SACILE – Attende inutilmente la tessera del tifoso per un anno intero, non la riceve e scrive al ministro degli interni Roberto Maroni. Ma non è stato il rifiuto della tessera a infastidire il richiedente, Leonardo Scannimanica, tifoso di lungo corso della Sacile. La squadra infatti è retrocessa in Lega D e il documento ora non è più necessario, né utile. Ciò che disturba Sciannimanica, tanto da indurlo a scrivere al ministro Maroni, sono le motivazioni del rifiuto: non risulta fra i nati nel Belpaese. In effetti ha avuto i natali il 29 dicembre 1932 a Pisino, vicino a Pola. Allora era Italia. Poi Jugoslavia e ora Croazia. Un’altra beffa per chi è stato costretto ad abbandonare la propria terra dopo la seconda guerra mondiale. Scacciati da casa nel quadro della pulizia etnica voluta da Tito in Istria, spesso mal sopportati anche nei paesi e nelle regioni nei quali si erano rifugiati, gli esuli di allora, evidentemente, non hanno ancora finito di subire torti.
«Ho inoltrato la richiesta – racconta Sciannimanica, che non manca mai una gara della Sacilese al XXV Aprile – il 20 agosto del 2010, come richiesto dalla relativa circolare del ministero degli Interni.
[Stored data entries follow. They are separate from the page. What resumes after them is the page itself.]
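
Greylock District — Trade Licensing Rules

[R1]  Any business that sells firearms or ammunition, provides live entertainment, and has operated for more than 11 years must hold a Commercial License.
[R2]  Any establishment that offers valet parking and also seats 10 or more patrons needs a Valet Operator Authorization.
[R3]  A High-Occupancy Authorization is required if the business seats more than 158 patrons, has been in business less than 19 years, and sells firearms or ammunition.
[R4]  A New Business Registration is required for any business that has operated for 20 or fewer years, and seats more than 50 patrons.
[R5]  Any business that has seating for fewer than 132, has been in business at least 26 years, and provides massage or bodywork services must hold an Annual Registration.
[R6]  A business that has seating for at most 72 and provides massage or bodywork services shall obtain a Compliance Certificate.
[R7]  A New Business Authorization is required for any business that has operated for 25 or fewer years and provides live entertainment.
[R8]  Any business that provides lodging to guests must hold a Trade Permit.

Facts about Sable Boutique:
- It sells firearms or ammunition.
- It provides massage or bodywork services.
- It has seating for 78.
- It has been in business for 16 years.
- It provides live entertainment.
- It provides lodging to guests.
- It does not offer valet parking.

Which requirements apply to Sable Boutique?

[R1] sells firearms or ammunition; provides live entertainment; years in business 16 > 11 → Commercial License required.
[R2] does not offer valet parking; seating 78 ≥ 10 → Valet Operator Authorization not required.
[R3] seating 78 ≤ 158; years in business 16 < 19; sells firearms or ammunition → High-Occupancy Authorization not required.
[R4] years in business 16 ≤ 20; seating 78 > 50 → New Business Registration required.
[R5] seating 78 < 132; years in business 16 < 26; provides massage or bodywork services → Annual Registration not required.
[R6] seating 78 > 72; provides massage or bodywork services → Compliance Certificate not required.
[R7] years in business 16 ≤ 25; provides live entertainment → New Business Authorization required.
[R8] provides lodging to guests → Trade Permit required.

Commercial License, New Business Authorization, New Business Registration, Trade Permit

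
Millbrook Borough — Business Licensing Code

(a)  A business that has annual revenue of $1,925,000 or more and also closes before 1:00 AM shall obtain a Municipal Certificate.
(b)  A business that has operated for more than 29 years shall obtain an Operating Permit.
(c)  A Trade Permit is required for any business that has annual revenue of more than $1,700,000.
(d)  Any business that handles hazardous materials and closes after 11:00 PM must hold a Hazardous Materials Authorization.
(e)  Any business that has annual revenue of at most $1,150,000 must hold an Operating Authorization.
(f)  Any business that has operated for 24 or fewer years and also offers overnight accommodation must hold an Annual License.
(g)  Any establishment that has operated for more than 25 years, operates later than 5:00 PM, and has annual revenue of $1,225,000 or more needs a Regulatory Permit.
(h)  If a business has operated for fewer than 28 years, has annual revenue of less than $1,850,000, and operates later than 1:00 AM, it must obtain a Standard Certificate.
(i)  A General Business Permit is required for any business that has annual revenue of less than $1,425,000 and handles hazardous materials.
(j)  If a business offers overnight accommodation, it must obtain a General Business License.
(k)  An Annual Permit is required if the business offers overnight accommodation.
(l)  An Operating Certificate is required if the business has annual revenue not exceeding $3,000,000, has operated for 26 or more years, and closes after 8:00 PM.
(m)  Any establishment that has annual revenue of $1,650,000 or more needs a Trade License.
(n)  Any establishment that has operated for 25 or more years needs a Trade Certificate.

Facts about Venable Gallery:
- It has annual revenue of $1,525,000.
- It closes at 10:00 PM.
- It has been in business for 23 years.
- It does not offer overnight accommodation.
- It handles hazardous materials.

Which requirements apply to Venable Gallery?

None

(a) revenue $1,525,000 < $1,925,000; closes 10:00 PM, at/before 1:00 AM → Municipal Certificate not required.
(b) years in business 23 ≤ 29 → Operating Permit not required.
(c) revenue $1,525,000 ≤ $1,700,000 → Trade Permit not required.
(d) handles hazardous materials; closes 10:00 PM, at/before 11:00 PM → Hazardous Materials Authorization not required.
(e) revenue $1,525,000 > $1,150,000 → Operating Authorization not required.
(f) years in business 23 ≤ 24; does not offer overnight accommodation → Annual License not required.
(g) years in business 23 ≤ 25; closes 10:00 PM, after 5:00 PM; revenue $1,525,000 ≥ $1,225,000 → Regulatory Permit not required.
(h) years in business 23 < 28; revenue $1,525,000 < $1,850,000; closes 10:00 PM, at/before 1:00 AM → Standard Certificate not required.
(i) revenue $1,525,000 ≥ $1,425,000; handles hazardous materials → General Business Permit not required.
(j) does not offer overnight accommodation → General Business License not required.
(k) does not offer overnight accommodation → Annual Permit not required.
(l) revenue $1,525,000 ≤ $3,000,000; years in business 23 < 26; closes 10:00 PM, after 8:00 PM → Operating Certificate not required.
(m) revenue $1,525,000 < $1,650,000 → Trade License not required.
(n) years in business 23 < 25 → Trade Certificate not required.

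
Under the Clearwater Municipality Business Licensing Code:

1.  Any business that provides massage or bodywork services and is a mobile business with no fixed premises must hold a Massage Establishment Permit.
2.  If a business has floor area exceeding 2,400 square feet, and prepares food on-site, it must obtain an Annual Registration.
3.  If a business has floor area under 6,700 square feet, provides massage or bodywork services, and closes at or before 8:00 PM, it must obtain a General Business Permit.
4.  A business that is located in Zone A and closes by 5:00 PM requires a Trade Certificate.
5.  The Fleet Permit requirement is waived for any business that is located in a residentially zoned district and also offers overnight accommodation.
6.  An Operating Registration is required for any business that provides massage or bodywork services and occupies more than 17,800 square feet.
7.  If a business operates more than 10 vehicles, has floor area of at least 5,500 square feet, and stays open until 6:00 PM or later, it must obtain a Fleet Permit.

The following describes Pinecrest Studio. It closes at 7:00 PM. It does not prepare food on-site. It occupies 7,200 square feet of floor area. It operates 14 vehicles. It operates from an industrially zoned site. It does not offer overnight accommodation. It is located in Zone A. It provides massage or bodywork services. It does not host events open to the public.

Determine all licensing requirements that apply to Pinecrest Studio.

Fleet Permit

1. provides massage or bodywork services; operates from an industrially zoned site (not: is a mobile business with no fixed premises) → Massage Establishment Permit not required.
2. floor area 7,200 square feet > 2,400 square feet; does not prepare food on-site → Annual Registration not required.
3. floor area 7,200 square feet ≥ 6,700 square feet; provides massage or bodywork services; closes 7:00 PM, at/before 8:00 PM → General Business Permit not required.
4. is located in Zone A; closes 7:00 PM, after 5:00 PM → Trade Certificate not required.
5. is located in Zone A (not: is located in a residentially zoned district); does not offer overnight accommodation → Fleet Permit exemption does not apply.
6. provides massage or bodywork services; floor area 7,200 square feet ≤ 17,800 square feet → Operating Registration not required.
7. vehicles 14 > 10; floor area 7,200 square feet ≥ 5,500 square feet; closes 7:00 PM, after 6:00 PM → Fleet Permit required.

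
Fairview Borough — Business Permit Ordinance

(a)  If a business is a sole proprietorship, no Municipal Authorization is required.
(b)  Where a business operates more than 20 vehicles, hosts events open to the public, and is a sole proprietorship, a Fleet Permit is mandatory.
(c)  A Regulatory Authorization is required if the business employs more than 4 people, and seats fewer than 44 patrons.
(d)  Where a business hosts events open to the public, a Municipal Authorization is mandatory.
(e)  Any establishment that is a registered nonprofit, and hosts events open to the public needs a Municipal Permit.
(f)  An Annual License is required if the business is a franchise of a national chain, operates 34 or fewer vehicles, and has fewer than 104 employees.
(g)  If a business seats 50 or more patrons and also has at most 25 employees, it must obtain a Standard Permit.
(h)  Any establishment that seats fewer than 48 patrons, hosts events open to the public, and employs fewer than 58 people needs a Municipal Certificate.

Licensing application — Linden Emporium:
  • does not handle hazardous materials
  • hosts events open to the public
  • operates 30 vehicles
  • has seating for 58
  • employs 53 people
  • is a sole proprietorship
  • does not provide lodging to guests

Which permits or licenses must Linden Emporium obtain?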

Alla fine, dopo 12 mesi, hanno tagliato la testa al toro dichiarando che in base al comunicato della Lega Pro numero 481 del 4 agosto 2011, essendo retrocessa nuovamente in Lega D la Sacilese, gli uffici competenti non erano più autorizzati a rilasciare la tessera del tifoso per i supporter».
Ma lui non si è rassegnato per il trattamento ricevuto. «Ho scritto al ministro – incalza – per esternare il mio rammarico, constatando che hanno atteso un anno per poi negarmi la tessera, nonostante non abbia mai commesso reati di alcun genere, tantomeno sportivi. Inoltre ho fatto presente che sono nato in Italia e che non vorrei essere considerato oggi un croato. Nella lettera mi sono anche scusato – evidenzia – per lo sfogo. Purtroppo, nonostante siano state fatte leggi per restituire dignità agli esuli istriani, ancora oggi nascono disguidi da chi non le tiene in dovuta considerazione, creando ulteriori malumori in chi invece tali “disguidi” ancora subisce».